There are a couple of issues raised by the need to include levona in this offering.

First of all there is the practical problem of properly performing the act of kemitza removal of the kometz while there is levona incense on top of the flour batch. The Mishna (Menachot 6a) states that if even a grain of the levona was gathered up with the flour in the kometz it is disqualified because it is not an absolutely full measure. If so, how was it possible to make kemitza and avoid levona getting in the way?

Rashi solves this problem (ibid. 11a) by pointing out that the levona was all pushed to one side of the vessel containing the flour so that an unobstructed kemitza could be performed in the middle of it.

The other issue is how much of the levona must still be around when it is placed on the altar together with the kometz.

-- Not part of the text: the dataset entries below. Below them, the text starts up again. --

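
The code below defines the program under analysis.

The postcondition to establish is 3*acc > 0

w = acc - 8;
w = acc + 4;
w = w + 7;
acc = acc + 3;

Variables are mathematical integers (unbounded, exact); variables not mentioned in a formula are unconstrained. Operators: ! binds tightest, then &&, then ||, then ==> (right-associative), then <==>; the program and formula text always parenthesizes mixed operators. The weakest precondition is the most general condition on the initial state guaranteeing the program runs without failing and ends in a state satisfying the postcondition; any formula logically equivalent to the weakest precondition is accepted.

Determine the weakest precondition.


Working backward. After the program, 3*acc > 0 must hold.
Before acc := acc + 3: 3*acc > -9
Before w := w + 7: 3*acc > -9
Before w := acc + 4: 3*acc > -9
Before w := acc - 8: 3*acc > -9
Answer: WP = 3*acc > -9


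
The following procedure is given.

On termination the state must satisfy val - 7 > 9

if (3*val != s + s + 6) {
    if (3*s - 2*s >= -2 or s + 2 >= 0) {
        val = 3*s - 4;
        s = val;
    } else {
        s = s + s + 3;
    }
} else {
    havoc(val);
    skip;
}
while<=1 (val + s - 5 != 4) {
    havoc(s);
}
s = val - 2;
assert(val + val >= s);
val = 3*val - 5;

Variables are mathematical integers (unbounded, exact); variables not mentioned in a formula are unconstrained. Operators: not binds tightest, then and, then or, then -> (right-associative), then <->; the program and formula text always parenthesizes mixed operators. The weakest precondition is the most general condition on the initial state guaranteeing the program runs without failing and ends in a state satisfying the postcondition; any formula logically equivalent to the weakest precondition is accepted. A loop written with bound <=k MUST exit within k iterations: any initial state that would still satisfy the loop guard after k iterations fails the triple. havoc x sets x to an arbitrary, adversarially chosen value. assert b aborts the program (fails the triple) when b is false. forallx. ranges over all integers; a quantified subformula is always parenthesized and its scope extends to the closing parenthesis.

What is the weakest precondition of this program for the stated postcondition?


Working backward. After the program, the postcondition val - 7 > 9 must hold; in canonical form it is val > 16.
Before val := 3*val - 5: 3*val > 21
Before assert val + val >= s: 2*val >= s and 3*val > 21
Before s := val - 2: val >= -2 and 3*val > 21
Before the loop (bound <=1), unroll the exhaustion recursion (WP_0 = exit-now case; WP_j = one more guarded iteration, up to j = 1):
  WP_0: (not (s + val != 9)) and val >= -2 and 3*val > 21
  WP_1: (s + val != 9 -> (forall s_1. ((not (s_1 + val != 9)) and val >= -2 and 3*val > 21))) and ((not (s + val != 9)) -> (val >= -2 and 3*val > 21))
So before the loop: (s + val != 9 -> (forall s_1. ((not (s_1 + val != 9)) and val >= -2 and 3*val > 21))) and ((not (s + val != 9)) -> (val >= -2 and 3*val > 21))
Then branch requires (s >= -2 -> ((6*s != 17 -> (forall s_1. ((not (3*s + s_1 != 13)) and 3*s >= 2 and 9*s > 33))) and ((not (6*s != 17)) -> (3*s >= 2 and 9*s > 33)))) and ((not (s >= -2)) -> ((2*s + val != 6 -> (forall s_1. ((not (s_1 + val != 9)) and val >= -2 and 3*val > 21))) and ((not (2*s + val != 6)) -> (val >= -2 and 3*val > 21)))); else branch requires forall val_1. ((s + val_1 != 9 -> (forall s_1. ((not (s_1 + val_1 != 9)) and val_1 >= -2 and 3*val_1 > 21))) and ((not (s + val_1 != 9)) -> (val_1 >= -2 and 3*val_1 > 21))).
Before the if: (3*val != 2*s + 6 -> ((s >= -2 -> ((6*s != 17 -> (forall s_1. ((not (3*s + s_1 != 13)) and 3*s >= 2 and 9*s > 33))) and ((not (6*s != 17)) -> (3*s >= 2 and 9*s > 33)))) and ((not (s >= -2)) -> ((2*s + val != 6 -> (forall s_1. ((not (s_1 + val != 9)) and val >= -2 and 3*val > 21))) and ((not (2*s + val != 6)) -> (val >= -2 and 3*val > 21)))))) and ((not (3*val != 2*s + 6)) -> (forall val_1. ((s + val_1 != 9 -> (forall s_1. ((not (s_1 + val_1 != 9)) and val_1 >= -2 and 3*val_1 > 21))) and ((not (s + val_1 != 9)) -> (val_1 >= -2 and 3*val_1 > 21)))))
Answer: WP = (3*val != 2*s + 6 -> ((s >= -2 -> ((6*s != 17 -> (forall s_1. ((not (3*s + s_1 != 13)) and 3*s >= 2 and 9*s > 33))) and ((not (6*s != 17)) -> (3*s >= 2 and 9*s > 33)))) and ((not (s >= -2)) -> ((2*s + val != 6 -> (forall s_1. ((not (s_1 + val != 9)) and val >= -2 and 3*val > 21))) and ((not (2*s + val != 6)) -> (val >= -2 and 3*val > 21)))))) and ((not (3*val != 2*s + 6)) -> (forall val_1. ((s + val_1 != 9 -> (forall s_1. ((not (s_1 + val_1 != 9)) and val_1 >= -2 and 3*val_1 > 21))) and ((not (s + val_1 != 9)) -> (val_1 >= -2 and 3*val_1 > 21)))))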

There are three different opinions on this point, all of them based on varying interpretations of the above-mentioned passage.

Rabbi Meir sees in the Torahs phrasing regarding "all the levona which is on the mincha" an absolute need for all of the levona to remain when offered on the altar, the same quantity which it had when it was first placed on the mincha a full kometz of incense. Rabbi Yehuda and Rabbi Shimon, however, interpret the word "kol" in that passage not as all but rather as any, indicating that even if most of the levona is not around, the barest remainder is sufficient. They only disagree as to whether we read into the word "ess", which we literally translate as "and", a message to require more than the absolute minimum of one grain of levona. Rabbi Yehuda sees this "ess" as adding one more grain to the minimum level of "kol" and therefore requires a remainder of two grains, while Rabbi Shimon maintains that even one grain is enough.